Answer:
NUMBER 1
(i) negative direction
(ii) statistically insignificant
(iii) very small effect size
NUMBER 2
(i) negative direction
(ii) the relationship between (A) and (B) is statistically significant
(iii) small effect size
NUMBER 3
(i) positive direction
(ii) the relationship between (B) and (C) is statistically significant
(iii) large effect size
Explanation:
Let (A) = the number of panic attacks a person experienced in the past month
(B) = the number of nightmares a person experienced in the past month
(C) = Neuroticism level
1. Association between (A) and (C)
r = -0.03, p = not significant
2. Association between (A) and (B)
r = -0.14, p = 0.05
3. Association between (B) and (C)
r = 0.48, p = 0.003
Let's now see what Cohen's Benchmark is all about.
Cohen's Benchmarks are specified for various Effect Sizes. Effect size is the quantitative measure of the magnitude (how great or small) of a certain phenomenon of scientific or psychological interest.
The terms 'small', 'medium' and 'large' are relative to another and to the particular content and research design or method. For this reason, Jacob Cohen gave conventional scales or benchmarks for effect sizes.
He set small effect size at d=0.2
This corresponds to an r of 0.1
He set medium effect size at d=0.5
This corresponds to an r of 0.3
He set large effect size at d=0.8
This corresponds to an r of 0.5
Based on this, we can now answer the questions.

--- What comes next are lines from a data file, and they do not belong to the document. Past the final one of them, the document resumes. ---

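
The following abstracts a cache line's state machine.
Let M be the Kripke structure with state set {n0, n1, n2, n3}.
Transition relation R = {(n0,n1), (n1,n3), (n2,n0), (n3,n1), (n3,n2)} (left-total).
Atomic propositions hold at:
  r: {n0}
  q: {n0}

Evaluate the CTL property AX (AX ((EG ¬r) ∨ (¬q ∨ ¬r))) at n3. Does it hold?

Sat(¬r) = {n1, n2, n3}
EG ¬r: greatest fixpoint, start Z0 = {n1, n2, n3}, keep only states in Sat with some successor in Z. Z1 = {n1, n3}; fixed.
Sat(EG ¬r) = {n1, n3}
Sat(¬q) = {n1, n2, n3}
Sat(¬q ∨ ¬r) = {n1, n2, n3}
Sat((EG ¬r) ∨ (¬q ∨ ¬r)) = {n1, n2, n3}
Sat(AX ((EG ¬r) ∨ (¬q ∨ ¬r))) = {s : every successor in {n1, n2, n3}} = {n0, n1, n3}
Sat(AX (AX ((EG ¬r) ∨ (¬q ∨ ¬r)))) = {s : every successor in {n0, n1, n3}} = {n0, n1, n2}
n3 ∉ Sat(AX (AX ((EG ¬r) ∨ (¬q ∨ ¬r)))) = {n0, n1, n2}, so the formula does not hold at n3.

No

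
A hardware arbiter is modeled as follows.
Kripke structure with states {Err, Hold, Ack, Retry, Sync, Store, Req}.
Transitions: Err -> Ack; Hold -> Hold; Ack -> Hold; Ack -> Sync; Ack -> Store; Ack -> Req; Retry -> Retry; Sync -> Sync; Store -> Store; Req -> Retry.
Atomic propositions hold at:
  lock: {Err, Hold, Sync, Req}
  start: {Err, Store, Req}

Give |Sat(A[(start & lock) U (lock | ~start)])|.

6

Sat(start & lock) = {Err, Req}
Sat(~start) = {Hold, Ack, Retry, Sync}
Sat(lock | ~start) = {Err, Hold, Ack, Retry, Sync, Req}
A[(start & lock) U (lock | ~start)]: least fixpoint, start Z0 = Sat((lock | ~start)) = {Err, Hold, Ack, Retry, Sync, Req}, add states in Sat(start & lock) with every successor in Z. Already a fixed point.
Sat(A[(start & lock) U (lock | ~start)]) = {Err, Hold, Ack, Retry, Sync, Req}
|Sat(A[(start & lock) U (lock | ~start)])| = |{Err, Hold, Ack, Retry, Sync, Req}| = 6.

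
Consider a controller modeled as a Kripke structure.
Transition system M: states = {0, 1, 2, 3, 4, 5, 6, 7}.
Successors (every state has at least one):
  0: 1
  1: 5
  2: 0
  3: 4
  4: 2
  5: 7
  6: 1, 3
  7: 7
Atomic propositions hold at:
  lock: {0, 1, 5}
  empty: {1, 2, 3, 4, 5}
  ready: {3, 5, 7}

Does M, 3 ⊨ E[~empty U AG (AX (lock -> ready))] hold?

Sat(~empty) = {0, 6, 7}
Sat(lock -> ready) = {2, 3, 4, 5, 6, 7}
Sat(AX (lock -> ready)) = {s : every successor in {2, 3, 4, 5, 6, 7}} = {1, 3, 4, 5, 7}
AG (AX (lock -> ready)): greatest fixpoint, start Z0 = {1, 3, 4, 5, 7}, keep only states in Sat with every successor in Z. Z1 = {1, 3, 5, 7}; Z2 = {1, 5, 7}; fixed.
Sat(AG (AX (lock -> ready))) = {1, 5, 7}
E[~empty U AG (AX (lock -> ready))]: least fixpoint, start Z0 = Sat(AG (AX (lock -> ready))) = {1, 5, 7}, add states in Sat(~empty) with some successor in Z. Z1 = {0, 1, 5, 6, 7}; fixed.
Sat(E[~empty U AG (AX (lock -> ready))]) = {0, 1, 5, 6, 7}
3 ∉ Sat(E[~empty U AG (AX (lock -> ready))]) = {0, 1, 5, 6, 7}, so the formula does not hold at 3.

No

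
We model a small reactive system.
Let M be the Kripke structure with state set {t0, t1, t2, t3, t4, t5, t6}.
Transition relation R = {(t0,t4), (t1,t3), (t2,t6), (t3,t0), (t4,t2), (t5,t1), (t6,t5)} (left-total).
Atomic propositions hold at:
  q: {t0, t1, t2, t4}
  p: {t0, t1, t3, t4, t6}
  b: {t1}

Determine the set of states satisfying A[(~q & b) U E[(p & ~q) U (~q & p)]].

Sat(~q) = {t3, t5, t6}
Sat(~q & b) = ∅
Sat(p & ~q) = {t3, t6}
Sat(~q & p) = {t3, t6}
E[(p & ~q) U (~q & p)]: least fixpoint, start Z0 = Sat((~q & p)) = {t3, t6}, add states in Sat(p & ~q) with some successor in Z. Already a fixed point.
Sat(E[(p & ~q) U (~q & p)]) = {t3, t6}
A[(~q & b) U E[(p & ~q) U (~q & p)]]: least fixpoint, start Z0 = Sat(E[(p & ~q) U (~q & p)]) = {t3, t6}, add states in Sat(~q & b) with every successor in Z. Already a fixed point.
Sat(A[(~q & b) U E[(p & ~q) U (~q & p)]]) = {t3, t6}

{t3, t6}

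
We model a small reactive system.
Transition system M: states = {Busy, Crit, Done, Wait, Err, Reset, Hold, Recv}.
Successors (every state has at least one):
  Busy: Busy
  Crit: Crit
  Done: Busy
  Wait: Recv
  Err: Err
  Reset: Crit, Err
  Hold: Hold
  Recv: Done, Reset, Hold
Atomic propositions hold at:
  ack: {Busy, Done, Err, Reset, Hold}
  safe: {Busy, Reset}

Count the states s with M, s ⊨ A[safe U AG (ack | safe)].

Sat(ack | safe) = {Busy, Done, Err, Reset, Hold}
AG (ack | safe): greatest fixpoint, start Z0 = {Busy, Done, Err, Reset, Hold}, keep only states in Sat with every successor in Z. Z1 = {Busy, Done, Err, Hold}; fixed.
Sat(AG (ack | safe)) = {Busy, Done, Err, Hold}
A[safe U AG (ack | safe)]: least fixpoint, start Z0 = Sat(AG (ack | safe)) = {Busy, Done, Err, Hold}, add states in Sat(safe) with every successor in Z. Already a fixed point.
Sat(A[safe U AG (ack | safe)]) = {Busy, Done, Err, Hold}
|Sat(A[safe U AG (ack | safe)])| = |{Busy, Done, Err, Hold}| = 4.

4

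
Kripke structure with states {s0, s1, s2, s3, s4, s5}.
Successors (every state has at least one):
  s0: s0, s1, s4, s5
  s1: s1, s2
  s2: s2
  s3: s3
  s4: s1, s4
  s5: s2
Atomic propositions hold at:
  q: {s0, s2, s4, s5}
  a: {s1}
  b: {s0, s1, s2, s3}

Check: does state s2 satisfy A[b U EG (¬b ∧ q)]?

Sat(¬b) = {s4, s5}
Sat(¬b ∧ q) = {s4, s5}
EG (¬b ∧ q): greatest fixpoint, start Z0 = {s4, s5}, keep only states in Sat with some successor in Z. Z1 = {s4}; fixed.
Sat(EG (¬b ∧ q)) = {s4}
A[b U EG (¬b ∧ q)]: least fixpoint, start Z0 = Sat(EG (¬b ∧ q)) = {s4}, add states in Sat(b) with every successor in Z. Already a fixed point.
Sat(A[b U EG (¬b ∧ q)]) = {s4}
s2 ∉ Sat(A[b U EG (¬b ∧ q)]) = {s4}, so the formula does not hold at s2.

No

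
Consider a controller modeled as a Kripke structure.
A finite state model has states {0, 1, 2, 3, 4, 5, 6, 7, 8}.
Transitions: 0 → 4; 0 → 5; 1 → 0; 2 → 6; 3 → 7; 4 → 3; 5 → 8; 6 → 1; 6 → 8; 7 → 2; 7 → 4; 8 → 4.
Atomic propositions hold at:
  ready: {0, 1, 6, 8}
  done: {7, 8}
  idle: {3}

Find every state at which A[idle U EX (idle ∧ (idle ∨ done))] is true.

Sat(idle ∨ done) = {3, 7, 8}
Sat(idle ∧ (idle ∨ done)) = {3}
Sat(EX (idle ∧ (idle ∨ done))) = {s : some successor in {3}} = {4}
A[idle U EX (idle ∧ (idle ∨ done))]: least fixpoint, start Z0 = Sat(EX (idle ∧ (idle ∨ done))) = {4}, add states in Sat(idle) with every successor in Z. Already a fixed point.
Sat(A[idle U EX (idle ∧ (idle ∨ done))]) = {4}

{4}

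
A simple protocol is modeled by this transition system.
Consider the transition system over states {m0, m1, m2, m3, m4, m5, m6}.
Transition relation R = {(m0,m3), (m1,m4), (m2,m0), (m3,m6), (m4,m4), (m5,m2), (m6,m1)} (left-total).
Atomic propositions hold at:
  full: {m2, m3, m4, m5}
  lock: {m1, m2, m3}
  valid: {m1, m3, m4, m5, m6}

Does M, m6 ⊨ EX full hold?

No

Sat(EX full) = {s : some successor in {m2, m3, m4, m5}} = {m0, m1, m4, m5}
m6 ∉ Sat(EX full) = {m0, m1, m4, m5}, so the formula does not hold at m6.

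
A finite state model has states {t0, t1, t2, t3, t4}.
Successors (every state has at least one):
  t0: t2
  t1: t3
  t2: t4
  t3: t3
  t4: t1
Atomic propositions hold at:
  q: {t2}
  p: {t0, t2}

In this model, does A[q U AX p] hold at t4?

No

Sat(AX p) = {s : every successor in {t0, t2}} = {t0}
A[q U AX p]: least fixpoint, start Z0 = Sat(AX p) = {t0}, add states in Sat(q) with every successor in Z. Already a fixed point.
Sat(A[q U AX p]) = {t0}
t4 ∉ Sat(A[q U AX p]) = {t0}, so the formula does not hold at t4.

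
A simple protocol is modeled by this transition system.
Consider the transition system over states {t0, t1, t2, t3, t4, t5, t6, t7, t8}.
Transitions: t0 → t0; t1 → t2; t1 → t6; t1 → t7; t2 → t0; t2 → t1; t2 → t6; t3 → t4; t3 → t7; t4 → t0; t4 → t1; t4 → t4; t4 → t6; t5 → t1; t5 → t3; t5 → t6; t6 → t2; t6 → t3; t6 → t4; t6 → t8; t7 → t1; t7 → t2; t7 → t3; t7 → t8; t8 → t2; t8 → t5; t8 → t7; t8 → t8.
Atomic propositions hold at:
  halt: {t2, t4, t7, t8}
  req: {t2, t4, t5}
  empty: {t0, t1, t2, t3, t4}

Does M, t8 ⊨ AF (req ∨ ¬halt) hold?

Sat(¬halt) = {t0, t1, t3, t5, t6}
Sat(req ∨ ¬halt) = {t0, t1, t2, t3, t4, t5, t6}
AF (req ∨ ¬halt): least fixpoint, start Z0 = {t0, t1, t2, t3, t4, t5, t6}, add states with every successor in Z. Already a fixed point.
Sat(AF (req ∨ ¬halt)) = {t0, t1, t2, t3, t4, t5, t6}
t8 ∉ Sat(AF (req ∨ ¬halt)) = {t0, t1, t2, t3, t4, t5, t6}, so the formula does not hold at t8.

No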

1. Association between (A) and (C)
(i) Direction of the association is negative. This implies that as one variable increases, the other decreases. If plotted, the curve or graph would be downward sloping from left to right. If (A) comes first - if (A) is on the vertical axis - and (B) is on the horizontal axis, then as (A) increase, (B) will decrease.

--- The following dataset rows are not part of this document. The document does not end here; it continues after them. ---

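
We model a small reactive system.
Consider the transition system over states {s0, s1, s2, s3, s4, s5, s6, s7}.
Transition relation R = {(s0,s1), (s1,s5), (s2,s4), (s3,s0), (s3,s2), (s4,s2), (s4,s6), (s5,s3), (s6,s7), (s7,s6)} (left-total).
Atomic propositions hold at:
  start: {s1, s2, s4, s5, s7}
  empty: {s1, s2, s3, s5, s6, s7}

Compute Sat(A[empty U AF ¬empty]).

{s0, s1, s2, s3, s4, s5}

Sat(¬empty) = {s0, s4}
AF ¬empty: least fixpoint, start Z0 = {s0, s4}, add states with every successor in Z. Z1 = {s0, s2, s4}; Z2 = {s0, s2, s3, s4}; Z3 = {s0, s2, s3, s4, s5}; Z4 = {s0, s1, s2, s3, s4, s5}; fixed.
Sat(AF ¬empty) = {s0, s1, s2, s3, s4, s5}
A[empty U AF ¬empty]: least fixpoint, start Z0 = Sat(AF ¬empty) = {s0, s1, s2, s3, s4, s5}, add states in Sat(empty) with every successor in Z. Already a fixed point.
Sat(A[empty U AF ¬empty]) = {s0, s1, s2, s3, s4, s5}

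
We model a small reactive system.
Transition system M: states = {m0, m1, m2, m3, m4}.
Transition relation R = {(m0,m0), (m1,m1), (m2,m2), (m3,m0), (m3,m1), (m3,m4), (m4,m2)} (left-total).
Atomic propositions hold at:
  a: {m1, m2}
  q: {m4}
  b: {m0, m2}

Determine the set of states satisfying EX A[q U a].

A[q U a]: least fixpoint, start Z0 = Sat(a) = {m1, m2}, add states in Sat(q) with every successor in Z. Z1 = {m1, m2, m4}; fixed.
Sat(A[q U a]) = {m1, m2, m4}
Sat(EX A[q U a]) = {s : some successor in {m1, m2, m4}} = {m1, m2, m3, m4}

{m1, m2, m3, m4}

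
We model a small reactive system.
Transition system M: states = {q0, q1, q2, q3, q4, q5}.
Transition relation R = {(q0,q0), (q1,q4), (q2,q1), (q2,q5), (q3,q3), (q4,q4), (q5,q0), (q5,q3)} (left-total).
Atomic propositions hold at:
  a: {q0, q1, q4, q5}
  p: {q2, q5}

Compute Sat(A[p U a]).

A[p U a]: least fixpoint, start Z0 = Sat(a) = {q0, q1, q4, q5}, add states in Sat(p) with every successor in Z. Z1 = {q0, q1, q2, q4, q5}; fixed.
Sat(A[p U a]) = {q0, q1, q2, q4, q5}

{q0, q1, q2, q4, q5}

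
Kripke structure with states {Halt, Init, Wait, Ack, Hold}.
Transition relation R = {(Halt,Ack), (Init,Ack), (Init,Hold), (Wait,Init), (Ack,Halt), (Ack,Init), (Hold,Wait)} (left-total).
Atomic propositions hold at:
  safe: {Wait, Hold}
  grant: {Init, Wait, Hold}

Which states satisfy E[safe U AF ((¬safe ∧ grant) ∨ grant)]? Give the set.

{Init, Wait, Hold}

Sat(¬safe) = {Halt, Init, Ack}
Sat(¬safe ∧ grant) = {Init}
Sat((¬safe ∧ grant) ∨ grant) = {Init, Wait, Hold}
AF ((¬safe ∧ grant) ∨ grant): least fixpoint, start Z0 = {Init, Wait, Hold}, add states with every successor in Z. Already a fixed point.
Sat(AF ((¬safe ∧ grant) ∨ grant)) = {Init, Wait, Hold}
E[safe U AF ((¬safe ∧ grant) ∨ grant)]: least fixpoint, start Z0 = Sat(AF ((¬safe ∧ grant) ∨ grant)) = {Init, Wait, Hold}, add states in Sat(safe) with some successor in Z. Already a fixed point.
Sat(E[safe U AF ((¬safe ∧ grant) ∨ grant)]) = {Init, Wait, Hold}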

(ii) The association is not significant, as already stated in the question. But then this means that the p-value is very high or is higher than 0.05 (same as 5%). This implies that the relationship between both variables is largely caused by chance.
* p-value is the probability that a relationship between or among variables is caused or is explainable by chance.
(iii) * r is the correlation coefficient and it shows the effect size.
According to Cohen's benchmarks,
The ES here is very small.
r = 0.03 is much smaller than r = 0.1
2. Association between (A) and (B)
(i) The direction of the association is negative. As one variable increases, the other decreases and vice versa.
(ii) Statistical significance exists. The results from the data collected (on variables (A) and (B)) are largely explained by statistics, as p=0.05
* A p-value of 0.05 (5%) or below is usually considered to describe the relationship among variables as statistically significant.
(iii) According to Cohen's benchmarks,
The ES here is small.
r = 0.14 is close to r = 0.1
3. Association between (B) and (C)
(i) The direction of the association is positive. There is no negative sign before the r value of 0.48. In this case, both variables increase simultaneously. If a graph were to be plotted, the shape of the curve would be upward sloping from left to right.
(ii) The relationship is statistically significant. The p-value of 0.003 is very small and is less than the p-value benchmark of 0.05. Hence there is very minute probability that chance explains the research results.
(iii) The ES is large, when placed on a Cohen scale. r of 0.48 is approximately r = 0.5 (to 1 decimal place) and this is the r value for which an effect size is considered to be large.
KUDOS!